The older I grow, the more often I think about my mother and how she died. I won’t tell you how old she was or where the cancer began because she swore us to secrecy about such private details. At the time, I thought she had a good, if early, death, in a hospital bed surrounded by her husband and three of her daughters, but now I am haunted by what might have been.
It was many years ago – not long after Terry Fox hauled cancer out of the closet by setting out across the country on his prosthetic leg. What bothers me is that we never talked, my mother and I, about fear, treatment, how she hoped to be remembered or what she wished for her children.
Most of us are much less reluctant nowadays to appoint a substitute decision-maker in case we become incapacitated, or to talk with loved ones about our wishes if tests produce alarming results. That is a good thing. I’ve talked to many mourners who have had to make drastic end-of-life decisions for loved ones. Invariably, those who have “pulled the plug” knowing the wishes of the dying patient have less guilt and less regret.
What isn’t so good, however, is the reluctance of health-care providers to ask us directly about our plans, and to document our answers.
A 2013 Advance Care Planning Evaluation in Elderly Patients (ACCEPT) study, conducted in 12 acute-care hospitals in Canada and published online in the journal JAMA Internal Medicine the Journal of the American Internal Medical Association, found that “the conversation” often didn’t take place between physicians and their patients. Within three days of admission to hospital, close to 300 elderly patients, all of whom were likely to die within the next six months, and more than 200 of their family members completed face-to-face questionnaires.
Most patients (76.3 per cent) had thought about end-of-life care before they were hospitalized, and only 11.9 per cent wanted life-prolonging care, according to the study conducted under the direction of Daren Heyland, a professor of medicine and epidemiology at Queen’s University in Kingston. Nearly half (47.9 per cent) had completed a living will or advance-care plan and nearly three-quarters (73.3 per cent) had formally named a surrogate decision-maker.
Yet fewer than one-third (30.3 per cent) of the patients who had documented their wishes had then shared the information with their family doctors. Even when the hospitalized patients were asked if they wanted aggressive or merely comfort care, a subsequent medical chart audit showed that, most of the time (69.8 per cent), the documentation did not accurately reflect the patient’s wishes, with the greatest area of discordance occurring when patients said they wanted only comfort care.
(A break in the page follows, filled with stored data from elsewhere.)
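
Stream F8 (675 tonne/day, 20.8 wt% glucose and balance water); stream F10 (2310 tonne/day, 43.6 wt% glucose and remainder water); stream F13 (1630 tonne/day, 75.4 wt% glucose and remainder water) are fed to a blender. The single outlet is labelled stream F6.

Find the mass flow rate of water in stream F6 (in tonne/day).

2238 tonne/day

water out = water in = 675×0.792 + 2310×0.564 + 1630×0.246 = 2238.4 tonne/day.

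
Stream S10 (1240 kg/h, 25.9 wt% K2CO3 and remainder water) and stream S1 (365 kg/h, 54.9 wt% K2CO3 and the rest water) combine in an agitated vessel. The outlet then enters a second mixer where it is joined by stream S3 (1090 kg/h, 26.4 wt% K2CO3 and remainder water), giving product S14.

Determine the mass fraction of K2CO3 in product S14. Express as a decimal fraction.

Overall, product flow = 2695 kg/h.
K2CO3 in = 1240×0.259 + 365×0.549 + 1090×0.264 = 809.31 kg/h.
K2CO3 fraction in S14 = 0.3003.

0.3003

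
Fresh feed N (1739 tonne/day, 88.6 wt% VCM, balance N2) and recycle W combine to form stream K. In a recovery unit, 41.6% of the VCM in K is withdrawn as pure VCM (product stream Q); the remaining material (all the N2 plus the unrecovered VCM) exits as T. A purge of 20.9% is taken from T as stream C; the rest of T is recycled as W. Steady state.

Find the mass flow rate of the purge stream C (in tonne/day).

N2 enters only via N and leaves only via the purge: 1739×0.114 = 0.209×(N2 in T), and the recovery unit passes all N2, so N2 in K = N2 in T = 948.55 tonne/day.
VCM in K: m_A = 1739×0.886 + (1−0.209)·(1−0.416)·m_A, so m_A = 1540.8/0.5381 = 2863.6 tonne/day.
T = (1−0.416)×2863.6 + 948.55 = 2620.9 tonne/day.
Purge C = 0.209×2620.9 = 547.76 tonne/day.

547.8 tonne/day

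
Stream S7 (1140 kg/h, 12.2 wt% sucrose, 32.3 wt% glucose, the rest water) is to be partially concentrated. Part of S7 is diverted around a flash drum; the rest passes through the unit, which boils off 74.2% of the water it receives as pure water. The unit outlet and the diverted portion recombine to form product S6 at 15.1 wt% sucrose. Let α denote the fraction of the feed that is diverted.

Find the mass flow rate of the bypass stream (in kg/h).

608.3 kg/h

All 1140×0.122 = 139.08 kg/h of sucrose reaches S6, so S6 = 139.08/0.151 = 921.06 kg/h and vapour = 218.94 kg/h.
The evaporator receives (1−α)·1140 of feed at 0.555 water and removes 0.742 of that water:
0.742×0.555×(1−α)×1140 = 218.94
(1−α) = 218.94/469.46 = 0.4664;  α = 0.5336.
Bypass flow = 0.5336×1140 = 608.35 kg/h.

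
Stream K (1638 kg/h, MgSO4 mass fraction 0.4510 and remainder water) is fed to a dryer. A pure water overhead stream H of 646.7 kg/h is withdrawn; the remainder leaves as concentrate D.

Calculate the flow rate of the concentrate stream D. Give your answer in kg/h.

Concentrate = 1638 − 646.7 = 991.3 kg/h.

991.3 kg/h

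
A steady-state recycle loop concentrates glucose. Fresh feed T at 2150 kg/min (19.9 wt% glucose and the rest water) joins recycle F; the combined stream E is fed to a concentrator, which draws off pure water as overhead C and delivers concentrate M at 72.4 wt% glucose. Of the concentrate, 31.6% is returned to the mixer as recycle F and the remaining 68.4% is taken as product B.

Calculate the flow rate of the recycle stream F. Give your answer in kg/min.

273 kg/min

Overall glucose balance (none leaves overhead): glucose in fresh feed = glucose in product, i.e. 2150×0.199 = (1−0.316)·M·0.724.
M = 427.85/(0.724×0.684) = 863.97 kg/min.
Recycle F = 0.316×863.97 = 273.01 kg/min.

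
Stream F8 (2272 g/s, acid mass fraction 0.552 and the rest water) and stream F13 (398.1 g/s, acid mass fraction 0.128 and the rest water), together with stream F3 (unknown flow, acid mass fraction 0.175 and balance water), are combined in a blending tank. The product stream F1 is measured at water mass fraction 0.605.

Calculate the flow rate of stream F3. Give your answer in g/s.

Let F3 be the unknown flow. Total out = 2670.1 + F3.
water balance: 1365 + 0.825·F3 = 0.605·(2670.1 + F3)
(0.825 − 0.605)·F3 = 0.605×2670.1 − 1365 = 250.41
F3 = 250.41 / 0.220 = 1138.2 g/s

1138 g/s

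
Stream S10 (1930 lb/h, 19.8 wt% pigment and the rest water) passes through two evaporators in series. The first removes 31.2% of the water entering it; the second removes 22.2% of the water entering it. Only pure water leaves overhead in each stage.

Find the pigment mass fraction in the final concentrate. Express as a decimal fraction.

0.316

water in feed = 1930×0.802 = 1547.9 lb/h.
After stage 1: water left = (1−0.312)×1547.9 = 1064.9; stream total = 1447.1 lb/h.
After stage 2: water left = (1−0.222)×1064.9 = 828.51; final concentrate = 1210.7 lb/h.
pigment fraction = 382.14/1210.7 = 0.316.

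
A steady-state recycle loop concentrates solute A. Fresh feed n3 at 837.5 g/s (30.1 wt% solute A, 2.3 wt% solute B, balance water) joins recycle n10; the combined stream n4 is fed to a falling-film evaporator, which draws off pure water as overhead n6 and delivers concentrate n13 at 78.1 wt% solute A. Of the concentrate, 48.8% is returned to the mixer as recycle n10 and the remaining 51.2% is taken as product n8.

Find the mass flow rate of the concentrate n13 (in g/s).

630.4 g/s

Overall solute A balance (none leaves overhead): solute A in fresh feed = solute A in product, i.e. 837.5×0.301 = (1−0.488)·n13·0.781.
n13 = 252.09/(0.781×0.512) = 630.42 g/s.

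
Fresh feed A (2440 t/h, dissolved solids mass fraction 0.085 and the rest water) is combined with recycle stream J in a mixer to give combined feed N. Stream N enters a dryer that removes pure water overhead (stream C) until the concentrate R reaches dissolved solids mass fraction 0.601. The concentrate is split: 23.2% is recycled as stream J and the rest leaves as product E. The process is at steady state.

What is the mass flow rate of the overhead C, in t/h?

Overall dissolved solids balance (none leaves overhead): dissolved solids in fresh feed = dissolved solids in product, i.e. 2440×0.085 = (1−0.232)·R·0.601.
R = 207.4/(0.601×0.768) = 449.34 t/h.
Recycle J = 0.232×449.34 = 104.25 t/h.
Combined feed N = 2440 + 104.25 = 2544.2 t/h.
Overhead C = N − R = 2544.2 − 449.34 = 2094.9 t/h.

2095 t/h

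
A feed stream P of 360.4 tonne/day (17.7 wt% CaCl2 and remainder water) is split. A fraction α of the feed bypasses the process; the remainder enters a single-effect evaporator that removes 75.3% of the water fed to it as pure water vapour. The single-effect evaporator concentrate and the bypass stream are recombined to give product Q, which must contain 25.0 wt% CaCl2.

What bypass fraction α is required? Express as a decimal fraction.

0.529

All 360.4×0.177 = 63.791 tonne/day of CaCl2 reaches Q, so Q = 63.791/0.250 = 255.16 tonne/day and vapour = 105.24 tonne/day.
The evaporator receives (1−α)·360.4 of feed at 0.823 water and removes 0.753 of that water:
0.753×0.823×(1−α)×360.4 = 105.24
(1−α) = 105.24/223.35 = 0.4712;  α = 0.5288.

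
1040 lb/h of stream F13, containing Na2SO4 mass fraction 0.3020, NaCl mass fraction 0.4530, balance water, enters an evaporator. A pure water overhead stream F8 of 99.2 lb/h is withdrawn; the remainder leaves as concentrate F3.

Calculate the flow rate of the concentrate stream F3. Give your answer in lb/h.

940.8 lb/h

Concentrate = 1040 − 99.2 = 940.8 lb/h.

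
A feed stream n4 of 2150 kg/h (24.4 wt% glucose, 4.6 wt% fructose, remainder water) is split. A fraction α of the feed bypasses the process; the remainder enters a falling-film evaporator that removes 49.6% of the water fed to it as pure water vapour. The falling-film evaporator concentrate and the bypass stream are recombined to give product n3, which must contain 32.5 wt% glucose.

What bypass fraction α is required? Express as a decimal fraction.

0.292

All 2150×0.244 = 524.6 kg/h of glucose reaches n3, so n3 = 524.6/0.325 = 1614.2 kg/h and vapour = 535.85 kg/h.
The evaporator receives (1−α)·2150 of feed at 0.710 water and removes 0.496 of that water:
0.496×0.710×(1−α)×2150 = 535.85
(1−α) = 535.85/757.14 = 0.7077;  α = 0.2923.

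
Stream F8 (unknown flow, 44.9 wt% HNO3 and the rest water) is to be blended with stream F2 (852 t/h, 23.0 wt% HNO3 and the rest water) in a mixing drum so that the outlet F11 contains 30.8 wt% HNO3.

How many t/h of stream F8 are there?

471.3 t/h

Let F8 be the unknown flow. Total out = 852 + F8.
HNO3 balance: 195.96 + 0.449·F8 = 0.308·(852 + F8)
(0.449 − 0.308)·F8 = 0.308×852 − 195.96 = 66.456
F8 = 66.456 / 0.141 = 471.32 t/h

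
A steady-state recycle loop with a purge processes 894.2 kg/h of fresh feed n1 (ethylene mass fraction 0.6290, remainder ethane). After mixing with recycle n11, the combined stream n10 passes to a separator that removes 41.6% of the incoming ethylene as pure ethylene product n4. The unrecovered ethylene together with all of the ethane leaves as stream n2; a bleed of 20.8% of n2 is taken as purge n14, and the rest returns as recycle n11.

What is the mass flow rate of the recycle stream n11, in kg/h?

1747 kg/h

ethane enters only via n1 and leaves only via the purge: 894.2×0.371 = 0.208×(ethane in n2), and the separator passes all ethane, so ethane in n10 = ethane in n2 = 1594.9 kg/h.
ethylene in n10: m_A = 894.2×0.629 + (1−0.208)·(1−0.416)·m_A, so m_A = 562.45/0.5375 = 1046.5 kg/h.
n2 = (1−0.416)×1046.5 + 1594.9 = 2206.1 kg/h.
Recycle n11 = (1−0.208)×2206.1 = 1747.2 kg/h.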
As a result of the ACCEPT study, the Canadian Hospice Palliative Care Association has developed the “Just Ask” conversation starters, including scripts to bolster the confidence of nervous practitioners when initiating discussions about end-of-life treatment and documenting the patient’s wishes. Louise Hanvey, the organization’s project director for Advance Care Planning in Canada, says that talking about hopes and fears as soon as a diagnosis is made is not giving up.
“We have really good evidence,” Hanvey says, “that when people do that, they are more satisfied with their care, and they are more likely to have their wishes met.” Besides, she adds, “family members have less anxiety,” and “it costs the health-care system less money.”
In keeping with the ACCEPT study’s findings, Heyland has established Canadian Researchers at the End of Life Network, a web-based group whose goal is to improve communication and decision-making between seriously ill patients, their families and health professionals. They are currently testing a series of communication tools including a “video decision aid” on cardiopulmonary resuscitation, an emergency procedure to revive somebody in cardiac arrest that often has serious repercussions for elderly patients.
“We have plans to implement and test a communication-skills program including the Just Ask tools,” Heyland said in an e-mail. If he gets sufficient funding, he hopes to “bundle these tools together in the form of a clinical pathway.”
The good news, according to Heyland and his co-authors in the ACCEPT study, is that “the situation is markedly improved from 20 years ago, when a survey of outpatients attending a general medical clinic found that very few patients had thought about end-of-life treatment preferences or communicated them to even a family member. And none had written down their plans.”
That doesn’t surprise me, for it never occurred to me to talk about end-of-life care with my mother’s doctors. Perhaps my father did, but I doubt it. It was a time when care was provided and few, if any, questions were asked. I hope those days are over.